Simple high protein and veggie-packed breakfast egg bake!
- 3 tbsp olive oil or avocado oil, divided
- 1 small-medium white onion, finely diced
- 1 bell pepper, diced
- 1 lb ground chicken (can sub ground beef, ground turkey, or ground pork)
- 1 tsp paprika
- 1 tsp garlic powder
- 1 tsp oregano
- 1 tsp sea salt
- 1/2 tsp black pepper
- 1/4 tsp red pepper flakes
- 1.5 lbs of potatoes, diced into small cubes
- 2 cups of baby spinach, roughly chopped
- 6 eggs
- 1/3 cup milk of choice
- 2 cups shredded sharp cheddar cheese, divided
- Preheat oven to 375°F and grease a 9×13″ baking dish.
- Heat a large skillet over medium heat with 2 tbsp of oil. Sauté onion and bell pepper, stirring occasionally, for 4-5 minutes.
- To the pan with the onion and pepper, add the ground chicken, paprika, garlic, oregano, salt, pepper, and red pepper flakes. Cook, breaking up the meat, until no longer pink, about 5-7 minutes. Add mixture to a large mixing bowl and set aside.
- Add another tbsp of oil to the pan along with the diced potatoes over medium heat (make sure the potatoes are cut into pretty small cubes, or they will take too long to cook). Season well with salt and pepper. Sauté, stirring occasionally, for 7 minutes. Add to the same bowl with the onion, pepper, and ground meat. Set aside.

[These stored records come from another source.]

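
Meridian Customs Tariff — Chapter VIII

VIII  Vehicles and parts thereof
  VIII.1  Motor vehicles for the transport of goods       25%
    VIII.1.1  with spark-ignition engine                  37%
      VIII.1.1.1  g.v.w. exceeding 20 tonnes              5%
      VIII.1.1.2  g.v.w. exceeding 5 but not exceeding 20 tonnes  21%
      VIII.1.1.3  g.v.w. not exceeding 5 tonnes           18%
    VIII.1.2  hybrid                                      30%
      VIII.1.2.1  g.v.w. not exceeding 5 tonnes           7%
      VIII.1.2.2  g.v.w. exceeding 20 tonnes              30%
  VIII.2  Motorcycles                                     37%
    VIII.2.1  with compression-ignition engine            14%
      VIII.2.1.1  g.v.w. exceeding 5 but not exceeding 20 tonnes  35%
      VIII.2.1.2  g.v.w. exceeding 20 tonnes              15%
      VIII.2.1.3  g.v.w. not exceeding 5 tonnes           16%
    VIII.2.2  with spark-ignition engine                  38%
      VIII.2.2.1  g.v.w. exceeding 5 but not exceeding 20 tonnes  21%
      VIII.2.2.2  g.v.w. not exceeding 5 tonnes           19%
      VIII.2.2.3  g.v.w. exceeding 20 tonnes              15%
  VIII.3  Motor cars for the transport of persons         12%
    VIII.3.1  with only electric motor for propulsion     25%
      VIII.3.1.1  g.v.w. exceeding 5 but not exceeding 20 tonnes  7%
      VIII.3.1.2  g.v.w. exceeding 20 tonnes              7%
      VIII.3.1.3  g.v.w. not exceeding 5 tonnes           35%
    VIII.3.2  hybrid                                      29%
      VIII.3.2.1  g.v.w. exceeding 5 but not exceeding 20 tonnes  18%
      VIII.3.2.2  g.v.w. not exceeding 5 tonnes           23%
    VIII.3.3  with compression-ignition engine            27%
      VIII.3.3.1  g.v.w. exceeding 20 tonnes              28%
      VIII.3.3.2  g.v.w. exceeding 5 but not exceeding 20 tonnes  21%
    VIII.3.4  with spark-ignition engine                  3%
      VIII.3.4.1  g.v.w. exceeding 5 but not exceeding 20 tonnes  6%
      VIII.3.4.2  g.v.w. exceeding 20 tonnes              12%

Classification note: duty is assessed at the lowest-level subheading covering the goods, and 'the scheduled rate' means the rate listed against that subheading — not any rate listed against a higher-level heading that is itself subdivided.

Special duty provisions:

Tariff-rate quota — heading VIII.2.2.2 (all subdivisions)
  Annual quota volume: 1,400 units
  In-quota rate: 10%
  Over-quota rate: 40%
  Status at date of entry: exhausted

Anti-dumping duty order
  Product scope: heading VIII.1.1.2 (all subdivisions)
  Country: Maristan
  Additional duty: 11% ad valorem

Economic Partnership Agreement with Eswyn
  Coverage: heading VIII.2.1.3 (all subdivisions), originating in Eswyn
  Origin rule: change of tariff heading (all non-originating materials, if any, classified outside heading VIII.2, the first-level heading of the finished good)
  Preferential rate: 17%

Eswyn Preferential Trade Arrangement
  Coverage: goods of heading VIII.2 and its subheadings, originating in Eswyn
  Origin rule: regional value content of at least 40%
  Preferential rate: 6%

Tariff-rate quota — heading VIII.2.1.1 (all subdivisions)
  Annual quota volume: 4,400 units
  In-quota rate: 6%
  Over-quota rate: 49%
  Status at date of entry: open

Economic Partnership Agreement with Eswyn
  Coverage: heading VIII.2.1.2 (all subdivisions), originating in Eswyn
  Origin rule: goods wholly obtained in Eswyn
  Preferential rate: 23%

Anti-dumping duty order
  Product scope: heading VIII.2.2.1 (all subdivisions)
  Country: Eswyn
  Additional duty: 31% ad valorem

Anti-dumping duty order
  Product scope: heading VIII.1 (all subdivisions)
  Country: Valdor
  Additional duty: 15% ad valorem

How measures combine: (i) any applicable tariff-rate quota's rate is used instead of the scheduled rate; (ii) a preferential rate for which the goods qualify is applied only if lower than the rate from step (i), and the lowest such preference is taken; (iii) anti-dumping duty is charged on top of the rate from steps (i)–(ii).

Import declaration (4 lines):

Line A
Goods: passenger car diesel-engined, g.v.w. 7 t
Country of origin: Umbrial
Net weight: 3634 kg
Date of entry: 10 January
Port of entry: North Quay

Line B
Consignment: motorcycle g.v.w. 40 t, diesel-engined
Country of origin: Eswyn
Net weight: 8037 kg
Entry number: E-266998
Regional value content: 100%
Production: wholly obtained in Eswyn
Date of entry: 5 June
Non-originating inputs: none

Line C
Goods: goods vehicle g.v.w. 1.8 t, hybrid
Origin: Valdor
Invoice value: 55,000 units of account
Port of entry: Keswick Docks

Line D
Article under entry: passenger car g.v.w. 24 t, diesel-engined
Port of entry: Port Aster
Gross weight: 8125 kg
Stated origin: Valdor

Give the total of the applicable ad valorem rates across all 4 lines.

77%

Line A: passenger car → VIII.3; diesel-engined → VIII.3.3; g.v.w. 7 t → VIII.3.3.2. Scheduled 21%. No special measure applies. → 21%.
Line B: motorcycle → VIII.2; diesel-engined → VIII.2.1; g.v.w. 40 t → VIII.2.1.2. Scheduled 15%. Eswyn agreement on VIII.2.1.3: VIII.2.1.2 not covered; Eswyn agreement on VIII.2: RVC ≥ 40% → 6% available; Eswyn agreement on VIII.2.1.2: wholly obtained → 23% available; preferential 6%. → 6%.
Line C: goods vehicle → VIII.1; hybrid → VIII.1.2; g.v.w. 1.8 t → VIII.1.2.1. Scheduled 7%. anti-dumping (Valdor, VIII.1): +15%; total 7% + 15% = 22%. → 22%.
Line D: passenger car → VIII.3; diesel-engined → VIII.3.3; g.v.w. 24 t → VIII.3.3.1. Scheduled 28%. No special measure applies. → 28%.
Sum: 21% + 6% + 22% + 28% = 77%.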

- In a separate bowl, whisk together the eggs and milk. Stir into the meat and veggies along with 1 + 1/2 cups of the cheese and the spinach.
- Pour into your greased baking dish. Top with the remaining cheese. Cover with aluminum foil** and bake for 40 minutes. Remove foil and bake another 10-15 minutes. Allow to cool for at least 10 minutes before serving. Leftovers can be stored in the refrigerator for up to 4 days.
**If you have a ceramic baking dish that comes with a lid, you can cover with that instead of foil.